Europe Should Start Taking Italy Seriously

Those who live abroad, especially in large international centers such as Brussels or London, already know it. During the last few years, we have been overwhelmed by debates about the Brexit, the growth of the Front National and the rise of Trump. All these events that are rightly considered historical turning points, but that, in handsight, will hardly represent an existential shift for Europe and its diverse society.

Italy instead, has always been seen as the negligible political ugly duckling of Europe, a surreal place to laugh at, where the notorious adaptability of its people solves more or less anything, except the recent football trauma. However, for many different reasons, this country represents an entropy social laboratory that, for better or for worse, is as usual anticipating the trends of western European politics.

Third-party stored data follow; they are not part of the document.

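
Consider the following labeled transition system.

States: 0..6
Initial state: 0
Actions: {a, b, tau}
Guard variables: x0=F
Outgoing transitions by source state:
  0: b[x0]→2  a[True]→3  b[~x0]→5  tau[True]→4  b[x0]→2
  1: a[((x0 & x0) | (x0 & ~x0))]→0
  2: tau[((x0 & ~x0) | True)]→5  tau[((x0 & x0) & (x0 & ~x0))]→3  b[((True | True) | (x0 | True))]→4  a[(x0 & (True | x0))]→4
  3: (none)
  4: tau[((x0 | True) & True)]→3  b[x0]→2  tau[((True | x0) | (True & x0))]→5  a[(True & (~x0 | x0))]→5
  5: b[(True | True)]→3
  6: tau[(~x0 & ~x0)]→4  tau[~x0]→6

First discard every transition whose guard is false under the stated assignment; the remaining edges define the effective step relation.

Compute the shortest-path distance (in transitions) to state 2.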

Fascism was born here and the world, while mocking us about Silvio Berlusconi, found out that such dangerous political jokes could very easily backfire and become a concrete reality anywhere. Maybe, this is the reason why my foreign friends and colleagues changed their tune and are careful not to comment sarcastically the rise of a comedian to the top of Italian politics.

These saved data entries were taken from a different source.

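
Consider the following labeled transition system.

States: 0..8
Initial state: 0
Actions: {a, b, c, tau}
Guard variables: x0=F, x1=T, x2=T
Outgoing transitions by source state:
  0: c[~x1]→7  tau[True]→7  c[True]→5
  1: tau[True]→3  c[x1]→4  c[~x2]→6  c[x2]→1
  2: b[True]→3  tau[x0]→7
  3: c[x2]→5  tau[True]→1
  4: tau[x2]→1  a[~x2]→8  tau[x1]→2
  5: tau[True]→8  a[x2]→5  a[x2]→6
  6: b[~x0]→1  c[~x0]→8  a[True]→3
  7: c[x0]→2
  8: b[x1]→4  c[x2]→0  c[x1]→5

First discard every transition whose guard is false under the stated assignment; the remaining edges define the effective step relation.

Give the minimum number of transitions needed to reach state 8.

Answer: 2

Trace:
Layered search for 8:
  L0 = {0}
  L1 = {5,7}
  L2 = {6,8}
first hit 8 at d=2 via c·tau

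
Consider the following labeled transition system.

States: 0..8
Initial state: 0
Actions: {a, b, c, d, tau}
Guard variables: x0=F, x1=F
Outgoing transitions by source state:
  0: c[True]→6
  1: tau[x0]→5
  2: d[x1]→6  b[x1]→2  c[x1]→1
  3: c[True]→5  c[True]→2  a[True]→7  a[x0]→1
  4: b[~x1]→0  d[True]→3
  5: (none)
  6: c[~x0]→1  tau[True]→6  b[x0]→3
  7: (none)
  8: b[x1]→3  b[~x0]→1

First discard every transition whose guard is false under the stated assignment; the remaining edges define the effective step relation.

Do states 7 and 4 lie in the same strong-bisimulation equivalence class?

Refine partition for ~:
  π0 = {{0,1,2,3,4,5,6,7,8}}
  π1 = {{0},{1,2,5,7},{3},{4},{6},{8}}
stable after 2 split(s): 6 block(s)
7∈{1,2,5,7}, 4∈{4}

Answer: NOT BISIMILAR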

However, there’s more. The Five Star Movement and the Northern League already went where Farage, Le Pen and Trump would not dare. Indeed, they are breaking the social pact holding an EU founding member together, creating an institutional and perhaps social crisis the likes of which haven’t been seen for years in this area of the world.

Let’s face the bitter reality. In the United Kingdom, United States, France, and all over Europe in general, radicalism and intolerace are growing dangers, but in none of these countries (with the partial exception of Spain, maybe) the authority of the state was called so explicitly into question.

Instead, from yesterday, Italy is de facto divided between those who regard as a more serious matter a Head of State who gives the winners the green light to form a government, albeit arguably vetoing a minister (and making a mistake, in my opinion), and those who consider a more serious matter two majority political forces that, for mere and clear poltical reasons, are willing to dictate law up over the constitution, to call for the impeachment of the President without any legal basis and to speak on behalf of all Italian people by divine right.

Therefore, the now certain next elections will not be political, as they have been suddenly turned into a referendum about the legitimacy of the institutions by people who think that the best way to take back sovereignty is to bring home the troika and send heart emojis to anyone East of the Danube.

In conclusion, be careful. One huge mistake has already been done with Greece and we have seen the results over the years. I am not going to say that Rome is not Athens, as Greece should be by right the first European country of a Union that goes beyond a mere set of economic agreements. But what is certain, I tell you now, is that Di Maio, Salvini and Di Battista (google him) are not Tsipras and Varoufakis, two patriots in their own way.